Neleri unutmadık neleri…

Daha dün gibi hatıralarımızda kan kırmızı açar Kahramanmaraş olayları.

Dünyanın en güzel yürekli insanlarıydı onlar… Sazlarıyla, şiirleriyle Sivas’ta yaktık! Küllerini savurdular Sehergül kızlarımızın seher yeline…

Okuduğumuz gazetelerden bile ürktüler…

Gazete adlarını saklayarak koyduk ters çevrilmiş sayfalarıyla ceplerimize…

En delikanlı yurtseverlerdik!

Suçumuz memleketimizi sevmekti, türkülerimizi, dünü bugüne onurla bırakanları sevmekti…

Vurulduk…

Kıyıldık…

Sürüldük…

Ötekileştirildik…

Ama yılmadık!

Ayağı kırılmış kedilere, köpeklere sahip çıktık.

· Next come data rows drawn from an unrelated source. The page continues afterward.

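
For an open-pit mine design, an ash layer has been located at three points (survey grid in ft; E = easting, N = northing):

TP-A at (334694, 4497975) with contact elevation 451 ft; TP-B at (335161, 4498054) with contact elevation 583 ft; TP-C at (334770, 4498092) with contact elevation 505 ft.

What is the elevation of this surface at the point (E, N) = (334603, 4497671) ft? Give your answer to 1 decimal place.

Let the plane be z = a·E + b·N + c.
TP-B−TP-A: 467a + 79b = 132;  TP-C−TP-A: 76a + 117b = 54.
Solving gives a = 0.229834481, b = 0.312244269.
Then c = 451 − a·334694 − b·4497975 = −1480940.14.
At (334603, 4497671): z = 76903.3 + 1404372.0 − 1480940.14 = 335.2 ft.

335.2 ft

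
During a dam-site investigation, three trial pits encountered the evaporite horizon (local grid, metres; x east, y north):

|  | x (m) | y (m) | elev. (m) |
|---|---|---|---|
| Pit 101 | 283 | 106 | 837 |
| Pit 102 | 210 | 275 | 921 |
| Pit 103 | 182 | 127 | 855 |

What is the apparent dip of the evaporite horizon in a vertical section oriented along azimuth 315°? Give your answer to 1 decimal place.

21.0°

Let the plane be z = a·x + b·y + c.
Pit 102−Pit 101: −73a + 169b = 84;  Pit 103−Pit 101: −101a + 21b = 18.
Solving gives a = −0.08226, b = 0.46151.
Unit vector along 315° is (sin 315°, cos 315°) = (-0.7071, 0.7071).
Slope in that direction = a·(-0.7071) + b·(0.7071) = 0.38450.
Apparent dip = arctan|0.38450| = 21.0° (true dip is 25.1°, so apparent ≤ true as expected).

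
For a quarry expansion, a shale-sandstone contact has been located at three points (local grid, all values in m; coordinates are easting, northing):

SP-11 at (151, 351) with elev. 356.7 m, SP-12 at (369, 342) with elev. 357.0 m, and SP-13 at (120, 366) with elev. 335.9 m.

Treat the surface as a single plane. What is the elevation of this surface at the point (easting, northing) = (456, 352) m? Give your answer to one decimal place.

336.6 m

Two edge vectors: SP-11→SP-12 = (218, -9, 0.3), SP-11→SP-13 = (-31, 15, -20.8).
Normal n = (SP-11→SP-12) × (SP-11→SP-13) = (182.7, 4525.1, 2991).
So ∂z/∂easting = −n_x/n_z = −0.06108 and ∂z/∂northing = −n_y/n_z = −1.51291.
Intercept c from SP-11: 356.7 + 9.22 + 531.03 = 896.95.
At (456, 352): z = −27.9 − 532.5 + 896.95 = 336.6 m.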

Serçelerle, martılarla paylaştık simidimizi… Mundardır dediler…

Yoksulun yanına koyduk yüreklerimizi…

Aha sana 141. 142. madde dediler…

Efendi olmanın felsefesini yaptık, celallendiler!

Kitap, defter, yazı dedik!

Copla, gözaltlılarla, hücre işkenceleriyle yanıt verdiler…

Eğitim eğitimcilerin işidir, tüccarın, çakalın eğitimde ne işi var dedik…

Bozguncu dediler…

Ağaca, böceğe, diken dallı fidanındaki güle sahip çıktık…

Eli palalı, kazma saplı, sopalı ucubeleri saldılar üstümüze.

Görsünler diye zalimliği halkımız, hergele sürüsüne ses çıkarmadık.

Vandallar dediler taş devri zihniyetlerini unutup.

Oysa bir elimizde kitap, diğerinde zeytin dalı vardı.

Nerede ezilmiş varsa oradaydık…

Soma’da, Ermenek’te, Validebağ’da…

Fırtına deresinde dozerlerin altında...

Ne çektik be demeye varmıyor dilimiz ama…

Ne çektik sus pus olmuş sinmişliğinden!

Ey halkımız…

Varsa söylediklerimizden bir eksik…

Es geçmişsek zalimin zulmünden tek bir şey.

Koma içinde vicdanında acıtanları…

Unutursak fısılda…

Unutma!

Unutturma!

Nazım gibi koy yüreğini orta yere…

Ve yiğitçe de ki!

“Sen yanmazsan, ben yanmazsam nasıl çıkar karanlıklar aydınlığa.”